Adrienne McQueen (born June 16, 1983) is a German-American actress.

==Early life and education==
McQueen was born in Frankfurt, West Germany./> She studied classical ballet from the age of six under the Royal Academy of Dance syllabus before adding vocal tuition with German opera coach Gabrielle Fuchs.

In 1998 she joined the English Theatre Frankfurt for two seasons and subsequently relocated to the United States, graduating from the Stella Adler Academy of Acting in Los Angeles in 2004.

==Career==
While still in training McQueen won the 2004 European Musical Voice Award, which led to regional German stage engagements in Hair and A Doll's House.

Hollywood casting directors later selected her for a club-dancer cameo in Fast & Furious and for a party-guest role in Steven Soderbergh’s Magic Mike (2012).

Since 2010 McQueen has alternated film assignments with recurring television parts, including the sales-department head in the Netflix series Skylines (2019) and Janine in the German revival of X-Factor: Das Unfassbare (2022–2023).

Traveling between Europe and America she landed various roles in TV movies, co-starring next to Dean Cain and David Keith amongst others.

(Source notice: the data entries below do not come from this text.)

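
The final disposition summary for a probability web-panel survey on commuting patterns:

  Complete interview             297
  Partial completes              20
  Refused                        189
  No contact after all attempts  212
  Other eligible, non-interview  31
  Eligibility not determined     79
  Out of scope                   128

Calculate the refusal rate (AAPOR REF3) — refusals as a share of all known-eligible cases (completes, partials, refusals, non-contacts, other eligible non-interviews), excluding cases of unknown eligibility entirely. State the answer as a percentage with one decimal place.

25.2%

Numerator = 189
Denom = 297 + 20 + 189 + 212 + 31 = 749
REF3 = 189 / 749 = 0.2523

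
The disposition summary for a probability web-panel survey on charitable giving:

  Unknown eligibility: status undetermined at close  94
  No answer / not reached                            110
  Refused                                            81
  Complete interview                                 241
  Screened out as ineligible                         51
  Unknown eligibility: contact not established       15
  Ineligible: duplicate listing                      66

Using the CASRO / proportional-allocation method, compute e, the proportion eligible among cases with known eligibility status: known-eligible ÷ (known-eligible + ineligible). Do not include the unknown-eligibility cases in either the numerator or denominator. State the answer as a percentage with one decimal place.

78.7%

Undetermined eligibility = 15 + 94 = 109
Not eligible = 51 + 66 = 117
Known eligible = 241 + 81 + 110 = 432
e = 432 / (432 + 117) = 432 / 549 = 0.7869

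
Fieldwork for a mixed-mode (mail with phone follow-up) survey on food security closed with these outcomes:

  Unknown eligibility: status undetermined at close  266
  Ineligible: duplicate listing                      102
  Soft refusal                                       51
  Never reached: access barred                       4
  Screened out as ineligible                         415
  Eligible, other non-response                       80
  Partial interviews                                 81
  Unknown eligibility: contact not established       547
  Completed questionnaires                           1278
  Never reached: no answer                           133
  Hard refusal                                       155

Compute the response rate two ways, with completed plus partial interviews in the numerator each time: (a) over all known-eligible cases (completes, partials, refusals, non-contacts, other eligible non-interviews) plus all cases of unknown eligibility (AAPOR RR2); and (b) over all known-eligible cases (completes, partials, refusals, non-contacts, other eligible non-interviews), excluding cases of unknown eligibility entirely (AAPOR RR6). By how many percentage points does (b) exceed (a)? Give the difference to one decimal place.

Refused = 155 + 51 = 206
Non-contacts = 133 + 4 = 137
Unknown eligibility = 547 + 266 = 813
Out of scope = 415 + 102 = 517
Numerator = 1278 + 81 = 1359
Denom = 1278 + 81 + 206 + 137 + 80 + 813 = 2595
RR2 = 1359 / 2595 = 0.5237
Denom = 1278 + 81 + 206 + 137 + 80 = 1782
RR6 = 1359 / 1782 = 0.7626
Difference = 76.26 − 52.37 = 23.89 percentage points

23.9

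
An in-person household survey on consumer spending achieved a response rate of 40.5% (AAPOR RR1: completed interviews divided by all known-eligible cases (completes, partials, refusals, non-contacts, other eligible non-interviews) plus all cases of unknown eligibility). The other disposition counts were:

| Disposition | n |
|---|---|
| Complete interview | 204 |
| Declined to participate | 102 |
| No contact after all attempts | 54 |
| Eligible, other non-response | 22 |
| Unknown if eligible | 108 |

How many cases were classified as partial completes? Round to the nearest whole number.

RR1 = 204 / D = 0.405
D = 204 / 0.405 = 503.7
Remaining denominator categories sum to 490
partial completes = 503.7 − 490 ≈ 14

14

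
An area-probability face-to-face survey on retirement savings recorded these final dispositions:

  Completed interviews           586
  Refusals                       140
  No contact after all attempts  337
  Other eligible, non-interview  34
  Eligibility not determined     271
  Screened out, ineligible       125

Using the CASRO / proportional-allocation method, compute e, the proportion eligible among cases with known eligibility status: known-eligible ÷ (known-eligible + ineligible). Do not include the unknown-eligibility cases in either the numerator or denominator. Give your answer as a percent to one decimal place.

89.8%

Eligible (known): 586 + 140 + 337 + 34 = 1097
e = 1097 / (1097 + 125) = 1097 / 1222 = 0.8977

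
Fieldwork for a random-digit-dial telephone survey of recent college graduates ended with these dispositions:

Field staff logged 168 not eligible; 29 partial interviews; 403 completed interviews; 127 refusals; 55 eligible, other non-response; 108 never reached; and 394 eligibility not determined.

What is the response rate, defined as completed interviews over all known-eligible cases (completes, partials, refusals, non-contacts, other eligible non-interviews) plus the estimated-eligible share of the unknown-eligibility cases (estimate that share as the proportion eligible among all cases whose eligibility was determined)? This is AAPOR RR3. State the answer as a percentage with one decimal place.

Top: 403
Known eligible: 403 + 29 + 127 + 108 + 55 = 722
e = 722 / (722 + 168) = 722 / 890 = 0.8112
Estimated eligible among unknowns: 0.8112 × 394 = 319.61
Denom: 722 + 319.61 = 1041.61
RR3 = 403 / 1041.61 = 0.3869

38.7%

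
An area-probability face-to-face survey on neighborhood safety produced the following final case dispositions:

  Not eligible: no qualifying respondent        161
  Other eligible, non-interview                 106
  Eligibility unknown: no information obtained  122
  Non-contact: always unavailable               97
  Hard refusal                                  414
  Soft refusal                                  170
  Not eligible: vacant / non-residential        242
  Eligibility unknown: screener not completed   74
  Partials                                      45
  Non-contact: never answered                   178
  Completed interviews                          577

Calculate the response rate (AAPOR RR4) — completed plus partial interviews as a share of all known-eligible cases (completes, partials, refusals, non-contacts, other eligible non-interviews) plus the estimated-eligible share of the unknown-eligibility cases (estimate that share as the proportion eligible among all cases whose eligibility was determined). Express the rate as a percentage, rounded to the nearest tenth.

35.7%

Declined to participate = 414 + 170 = 584
No contact after all attempts = 178 + 97 = 275
Unknown eligibility = 74 + 122 = 196
Not eligible = 161 + 242 = 403
Numerator = 577 + 45 = 622
Known eligible = 577 + 45 + 584 + 275 + 106 = 1587
e = 1587 / (1587 + 403) = 1587 / 1990 = 0.7975
e × U = 0.7975 × 196 = 156.31
Denom = 1587 + 156.31 = 1743.31
RR4 = 622 / 1743.31 = 0.3568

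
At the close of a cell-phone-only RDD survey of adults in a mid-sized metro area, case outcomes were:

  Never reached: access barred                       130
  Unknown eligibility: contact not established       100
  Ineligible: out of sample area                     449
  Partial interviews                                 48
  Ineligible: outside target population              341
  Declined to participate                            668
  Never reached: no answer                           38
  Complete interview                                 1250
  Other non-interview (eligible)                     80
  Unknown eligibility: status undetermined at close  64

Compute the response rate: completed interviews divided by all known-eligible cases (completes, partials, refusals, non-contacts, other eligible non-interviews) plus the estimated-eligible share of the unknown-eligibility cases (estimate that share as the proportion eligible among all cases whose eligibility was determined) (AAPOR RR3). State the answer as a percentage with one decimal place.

53.5%

No contact after all attempts = 38 + 130 = 168
Unknown eligibility = 100 + 64 = 164
Not eligible = 341 + 449 = 790
Top: 1250
Known eligible: 1250 + 48 + 668 + 168 + 80 = 2214
e = 2214 / (2214 + 790) = 2214 / 3004 = 0.7370
Eligible share of unknowns: 0.7370 × 164 = 120.87
Denominator: 2214 + 120.87 = 2334.87
RR3 = 1250 / 2334.87 = 0.5354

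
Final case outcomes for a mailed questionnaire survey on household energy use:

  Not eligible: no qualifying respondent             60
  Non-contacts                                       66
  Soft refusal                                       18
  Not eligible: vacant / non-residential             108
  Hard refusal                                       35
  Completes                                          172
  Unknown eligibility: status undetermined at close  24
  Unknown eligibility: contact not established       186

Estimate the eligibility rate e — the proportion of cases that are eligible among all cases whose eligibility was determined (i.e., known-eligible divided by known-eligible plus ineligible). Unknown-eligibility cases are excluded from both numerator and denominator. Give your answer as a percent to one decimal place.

Refusals = 35 + 18 = 53
Unknown if eligible = 186 + 24 = 210
Ineligible = 60 + 108 = 168
Known eligible: 172 + 53 + 66 = 291
e = 291 / (291 + 168) = 291 / 459 = 0.6340

63.4%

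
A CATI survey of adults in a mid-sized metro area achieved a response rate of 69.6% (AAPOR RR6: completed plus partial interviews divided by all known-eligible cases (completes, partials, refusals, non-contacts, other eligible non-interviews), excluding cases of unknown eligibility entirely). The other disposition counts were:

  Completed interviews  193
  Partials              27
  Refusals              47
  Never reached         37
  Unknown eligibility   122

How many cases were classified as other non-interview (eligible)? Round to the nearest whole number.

12

Num → 193 + 27 = 220
RR6 = 220 / D = 0.696
D = 220 / 0.696 = 316.1
Rest of base = 304
other non-interview (eligible) = 316.1 − 304 ≈ 12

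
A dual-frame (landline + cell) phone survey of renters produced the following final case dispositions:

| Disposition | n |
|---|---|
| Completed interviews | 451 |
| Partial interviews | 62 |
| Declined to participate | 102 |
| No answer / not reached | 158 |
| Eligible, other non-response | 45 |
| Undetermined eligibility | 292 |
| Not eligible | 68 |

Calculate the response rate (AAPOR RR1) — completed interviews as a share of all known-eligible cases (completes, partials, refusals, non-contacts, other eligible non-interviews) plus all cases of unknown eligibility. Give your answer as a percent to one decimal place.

40.6%

Num → 451
Base → 451 + 62 + 102 + 158 + 45 + 292 = 1110
RR1 = 451 / 1110 = 0.4063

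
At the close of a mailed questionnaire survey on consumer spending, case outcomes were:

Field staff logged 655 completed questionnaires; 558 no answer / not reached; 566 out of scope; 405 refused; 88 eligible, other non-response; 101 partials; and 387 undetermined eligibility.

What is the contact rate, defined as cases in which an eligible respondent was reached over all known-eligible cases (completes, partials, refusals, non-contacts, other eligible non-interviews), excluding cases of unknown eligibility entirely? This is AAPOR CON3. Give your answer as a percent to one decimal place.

69.1%

Numerator: 655 + 101 + 405 + 88 = 1249
Base: 655 + 101 + 405 + 558 + 88 = 1807
CON3 = 1249 / 1807 = 0.6912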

Attending the Cannes Film Festival she was discovered by German director Uwe Boll to act in his film BloodRayne alongside Michael Madsen, Michelle Rodriguez, Ben Kingsley, and Meat Loaf.

She also starred in the horror film Brotherhood of Blood directed by Michael Roesch and Peter Scherer and was directed by Joaquin Phoenix in a music video for the band Ringside.

She is also a screenwriter and creative producer for feature films.

==Family==
Her mother is the German painter Marion Jansen-Baisch. She grew up in Europe, in England, Austria, Italy, and Germany. She won the European Musical Voice Award of the year for Austria. Which is the Austrian equivalent to American idol. She has recorded and performed original music but also cover songs all over the world.